Ein Argument, das Impfgegner häufig anführen, um den Nutzen der Masernimpfung infrage zu stellen, sei bekanntermaßen, dass ein „natürliches“ Durchmachen von Masern das Immunsystem „stärkt“. Der Studie zufolge sei aber das Gegenteil der Fall. Bei der Entwicklung der Krankheit spiele das Immunsystem eine wichtige Rolle. „Zum einen sind bestimmte Zellen des Immunsystems wie Dendritische Zellen, T- und B-Lymphozyten selbst Zielzellen für das Virus, wodurch es in der Frühphase der Infektion zum Verlust dieser Zellen und dadurch zur Leukopenie (Verlust der weißen Blutkörperchen, Anm.) kommt“, betonen die Virologen. Neuere immunologische Untersuchungen, die größtenteils mit Makaken als Versuchstieren durchgeführt wurden, hätten ein differenziertes Bild gezeigt. „Es wurde beobachtet, dass das Masernvirus nicht wahllos Lymphozyten befällt, sondern über einen spezifischen Rezeptor (CD150) vor allem in Gedächtniszellen eindringt. Im Rahmen der Leukopenie gehen also fast ausschließlich Gedächtniszellen verloren, die in vorangegangenen Jahren beim Überwinden verschiedenster anderer Infektionskrankheiten gebildet wurden“, heißt es vonseiten der Forscher.

Sterblichkeit durch andere Infektionen erhöht

Übrig blieben nur Masernvirus-spezifische Gedächtniszellen. Das bedeute zwar eine lebenslange Immunität gegen die Masern, allerdings komme es in unmittelbarer Folge zu einer erhöhten Anfälligkeit für andere Erreger. Wissenschafter hätten nun in einer aufwendigen statistischen Analyse die in England, den USA und Dänemark aufgezeichneten Fallzahlen von Masern seit der Vorimpfära über den Zeitpunkt der Einführung der Masernimpfung bis zum Erreichen hoher Durchimpfungsraten (von den 1950er-Jahren bis zur Gegenwart) mit der Sterblichkeitsrate bei anderen Infektionskrankheiten ausgewertet. „Dabei zeigte sich eindeutig, dass es einen Zusammenhang zwischen der Maserninzidenz (Häufigkeit, Anm.) und der Mortalität durch andere, den Masern zeitlich nachfolgende Infektionskrankheiten gab. War beispielsweise die Inzidenz von Masern in bestimmten Jahren besonders hoch, war in der Folge auch die Sterblichkeit durch Infektionen mit anderen Erregern erhöht“, erklären die Wiener Virologen.

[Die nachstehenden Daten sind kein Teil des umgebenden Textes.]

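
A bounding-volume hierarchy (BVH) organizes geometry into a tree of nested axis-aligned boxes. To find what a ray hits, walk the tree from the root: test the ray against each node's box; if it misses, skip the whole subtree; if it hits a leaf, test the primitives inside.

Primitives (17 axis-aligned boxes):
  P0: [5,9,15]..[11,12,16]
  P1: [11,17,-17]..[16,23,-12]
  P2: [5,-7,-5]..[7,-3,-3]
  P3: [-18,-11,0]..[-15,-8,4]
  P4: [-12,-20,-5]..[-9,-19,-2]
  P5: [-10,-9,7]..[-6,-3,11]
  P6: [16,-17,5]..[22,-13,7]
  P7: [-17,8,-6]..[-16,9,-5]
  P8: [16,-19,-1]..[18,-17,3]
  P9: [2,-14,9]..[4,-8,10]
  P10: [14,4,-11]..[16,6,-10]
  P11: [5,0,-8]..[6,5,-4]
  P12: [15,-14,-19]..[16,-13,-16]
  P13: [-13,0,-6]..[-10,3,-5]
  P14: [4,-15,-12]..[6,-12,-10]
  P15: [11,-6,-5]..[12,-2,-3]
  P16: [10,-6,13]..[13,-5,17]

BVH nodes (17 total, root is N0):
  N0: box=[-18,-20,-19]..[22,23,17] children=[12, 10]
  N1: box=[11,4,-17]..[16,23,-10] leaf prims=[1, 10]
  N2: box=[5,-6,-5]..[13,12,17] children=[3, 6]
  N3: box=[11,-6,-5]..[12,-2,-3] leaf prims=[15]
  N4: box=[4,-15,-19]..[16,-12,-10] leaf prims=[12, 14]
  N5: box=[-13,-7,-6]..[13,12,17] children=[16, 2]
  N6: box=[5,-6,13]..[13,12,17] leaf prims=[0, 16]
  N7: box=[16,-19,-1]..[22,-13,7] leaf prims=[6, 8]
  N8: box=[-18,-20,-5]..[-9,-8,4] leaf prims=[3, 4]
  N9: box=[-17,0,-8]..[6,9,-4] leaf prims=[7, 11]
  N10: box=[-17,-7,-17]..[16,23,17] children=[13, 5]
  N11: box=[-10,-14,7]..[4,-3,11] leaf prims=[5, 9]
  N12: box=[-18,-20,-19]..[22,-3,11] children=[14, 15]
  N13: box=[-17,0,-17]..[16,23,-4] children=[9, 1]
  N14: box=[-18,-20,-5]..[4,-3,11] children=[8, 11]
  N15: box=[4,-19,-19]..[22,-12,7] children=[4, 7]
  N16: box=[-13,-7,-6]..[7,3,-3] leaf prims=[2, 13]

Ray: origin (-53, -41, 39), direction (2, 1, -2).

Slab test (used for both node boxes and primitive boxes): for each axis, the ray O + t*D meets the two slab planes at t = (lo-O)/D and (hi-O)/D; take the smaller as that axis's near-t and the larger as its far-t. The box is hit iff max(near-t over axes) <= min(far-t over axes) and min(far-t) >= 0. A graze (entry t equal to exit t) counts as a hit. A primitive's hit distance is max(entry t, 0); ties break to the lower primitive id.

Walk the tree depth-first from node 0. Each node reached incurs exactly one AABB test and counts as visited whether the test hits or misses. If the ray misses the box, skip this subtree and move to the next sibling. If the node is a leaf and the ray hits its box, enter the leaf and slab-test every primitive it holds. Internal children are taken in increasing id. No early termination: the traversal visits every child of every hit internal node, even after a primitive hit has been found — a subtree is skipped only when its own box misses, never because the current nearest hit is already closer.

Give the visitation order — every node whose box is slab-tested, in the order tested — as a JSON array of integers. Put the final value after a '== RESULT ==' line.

Traverse from the root:
N0 x:[35/2,75/2] y:[21,64] z:[11,29] -> hit [21,29], descend [10, 12]
  N10 x:[18,69/2] y:[34,64] z:[11,28] -> miss, prune
  N12 x:[35/2,75/2] y:[21,38] z:[14,29] -> hit [21,29], descend [14, 15]
    N14 x:[35/2,57/2] y:[21,38] z:[14,22] -> hit [21,22], descend [8, 11]
      N8 x:[35/2,22] y:[21,33] z:[35/2,22] -> hit [21,22] leaf, test {P3(miss), P4@t=21}
      N11 x:[43/2,57/2] y:[27,38] z:[14,16] -> miss, prune
    N15 x:[57/2,75/2] y:[22,29] z:[16,29] -> hit [57/2,29], descend [4, 7]
      N4 x:[57/2,69/2] y:[26,29] z:[49/2,29] -> hit [57/2,29] leaf, test {P12(miss), P14(miss)}
      N7 x:[69/2,75/2] y:[22,28] z:[16,20] -> miss, prune

Summary -> nodes [0, 10, 12, 14, 8, 11, 15, 4, 7]; box-tests=9; leaf-entries=2; first=P4

== RESULT ==
[0, 10, 12, 14, 8, 11, 15, 4, 7]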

Immunsystem für zwei, drei Jahre geschwächt

Interessant sei auch gewesen, dass die Einführung der Masernimpfung nicht nur zu einem massiven Rückgang dieser Krankheitsfälle führte, sondern auch einen signifikanten Rückgang der Sterblichkeit durch nachfolgende Infektionen bewirkte. „Dass dieser Abfall spezifisch mit dem Einführen der Masernimpfung zu tun hatte und nicht zufällig auftrat, konnte unter anderem dadurch bewiesen werden, dass zur Kontrolle analog die Auswirkung der Keuchhustenimpfung auf die Mortalität von Infektionskrankheiten untersucht wurde – hier zeigte sich allerdings keinerlei Effekt.“ Analog zu den Ergebnissen bei den Tierversuchen habe man für Menschen auch indirekt evaluieren können, wie lange Masern den Gedächtniszellpool beeinträchtigen. „Dabei zeigten sich erstaunliche Ergebnisse: Das Risiko, an anderen Infektionskrankheiten zu sterben, war nicht nur für kurze Zeit gesteigert, es war während eines Zeitraums von zwei bis drei Jahren nach Durchmachen der Masern signifikant erhöht“, heißt es in der Studie. 20 Prozent der Masernpatienten müssen wegen Komplikationen ins Krankenhaus. Laut der Weltgesundheitsorganisation verursachen Masern in allen Altersgruppen weltweit noch immer 130.000 bis 160.000 Todesfälle pro Jahr.